Oruç, kulun, Rabbine karşı samimiyetinin bir göstergesidir. İhlas ile tutulan orucun mükâfatı ise Yüce Rabbimizin sonsuz lütfu ve bereketidir. Bir kudsi hadiste “Âdemoğlunun yaptığı iyilikler on katından yediz yüz katına kadar katlanarak karşılık bulur, oruç hariç. Çünkü o benim içindir ve onun mükâfatını ben veririm. Çünkü (kul) benim için şehevî arzusunu ve yemesini terk etmiştir.” (Müslim, Sıyâm, 164.) buyurularak halis niyet ile tutulan orucun önemine dikkat çekilmiştir.
Oruç; dayanışmayı ve yardımlaşmayı öğreten, “ben” değil “biz” bilincini yerleştiren; kardeşlik, diğerkâmlık, ümmet olma duygularını pekiştiren bir ibadettir. Oruç, zenginin, fakir olanı bir nebze olsun anlaması ve Efendimizin (s.a.s.) “komşusu aç iken kendisi tok olmak (mümine) yakışmaz” buyruğuyla inşa ettiği yardımlaşma medeniyetini idrak etmesidir.
Oruç sabrın en önemli mihenklerindendir. Oruçlu kimse, yeri gelir önündeki yiyecek ve içecekten uzak durur, yeri gelir kendisine yapılan olumsuz davranışlara kemal-i edeb ile karşılık verir. Çünkü oruçlu, sadece midesine değil her azasına bir anlamda oruç tutturmuş olur. Hatta kendisine rahatsızlık verenlere karşı “ben oruçluyum” diyerek mukabelede bulunur.
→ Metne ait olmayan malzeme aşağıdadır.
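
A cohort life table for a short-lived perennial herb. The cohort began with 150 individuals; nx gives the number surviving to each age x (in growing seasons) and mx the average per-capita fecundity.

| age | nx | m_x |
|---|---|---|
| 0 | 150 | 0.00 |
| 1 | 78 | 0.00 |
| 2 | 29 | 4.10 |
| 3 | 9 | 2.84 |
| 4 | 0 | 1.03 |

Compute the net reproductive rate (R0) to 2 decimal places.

0.96

lx = nx/n0 = nx/150: 1, 0.52, 0.19333…, 0.06, 0
lx·mx by age: 0, 0, 0.792667…, 0.1704, 0
R0 = Σ lx·mx = 0.963067… → 0.96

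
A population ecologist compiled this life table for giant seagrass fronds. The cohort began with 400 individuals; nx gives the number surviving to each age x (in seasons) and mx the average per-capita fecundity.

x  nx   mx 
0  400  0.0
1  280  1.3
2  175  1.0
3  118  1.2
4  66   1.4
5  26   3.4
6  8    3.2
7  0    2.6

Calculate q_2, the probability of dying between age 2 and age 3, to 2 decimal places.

lx = nx/n0 = nx/400: 1, 0.7, 0.4375, 0.295, 0.165, 0.065, 0.02, 0
q_2 = (l_2 − l_3) / l_2 = (0.4375 − 0.295) / 0.4375
     = 0.1425 / 0.4375 = 0.325714… → 0.33

0.33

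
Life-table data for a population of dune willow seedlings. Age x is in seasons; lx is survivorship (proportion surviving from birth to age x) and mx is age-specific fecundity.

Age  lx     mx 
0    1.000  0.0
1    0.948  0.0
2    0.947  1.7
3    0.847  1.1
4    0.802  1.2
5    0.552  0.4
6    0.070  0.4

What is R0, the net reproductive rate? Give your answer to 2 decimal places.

lx·mx by age: 0, 0, 1.6099, 0.9317, 0.9624, 0.2208, 0.028
R0 = Σ lx·mx = 3.7528 → 3.75

3.75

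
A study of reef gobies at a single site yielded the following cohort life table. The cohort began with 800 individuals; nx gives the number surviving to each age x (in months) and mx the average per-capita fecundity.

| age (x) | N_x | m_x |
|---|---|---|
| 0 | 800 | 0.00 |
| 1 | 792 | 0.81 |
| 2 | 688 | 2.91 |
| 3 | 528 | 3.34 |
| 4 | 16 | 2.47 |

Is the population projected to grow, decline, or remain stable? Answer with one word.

growing

lx = nx/n0 = nx/800: 1, 0.99, 0.86, 0.66, 0.02
R0 = Σ lx·mx = 0 + 0.8019 + 2.5026 + 2.2044 + 0.0494 = 5.5583
R0 > 1, so the population is growing.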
Oruçlu bilir ki “Oruç, sabrın yarısıdır.” (İbn Mâce, Sıyâm, 44.)
Oruç, kalkandır. (Buharî Savm, 2.) Dünyevi arzulara, nefsani yönelişlere karşı güçlü bir bağışıklık sistemidir. İnsanın, nefsine gem vurması; kendisini Allah’tan uzaklaştıracak arzularından, hırslarından uzak durması demektir. Dolayısıyla oruç, tepeden tırnağa bütün vücudun, Yüce Allah’ın emir ve yasaklarına uymasının adıdır. Aksi takdirde yapılan ibadetin, açlıktan başka kişiye hiçbir tesiri olmayacaktır. Nitekim Hz. Peygamber (s.a.s.), “Nice oruçlular vardır ki, onların orucu sadece açlıktır.” (İbn Mâce, Savm, 21.); “Her kim yalanı ve yalanla amel etmeyi bırakmazsa Yüce Allah’ın, onun yeme-içmeyi bırakmasına ihtiyacı yoktur.” (Buhârî, Savm, 8.) buyurarak bu hakikate dikkat çekmektedir.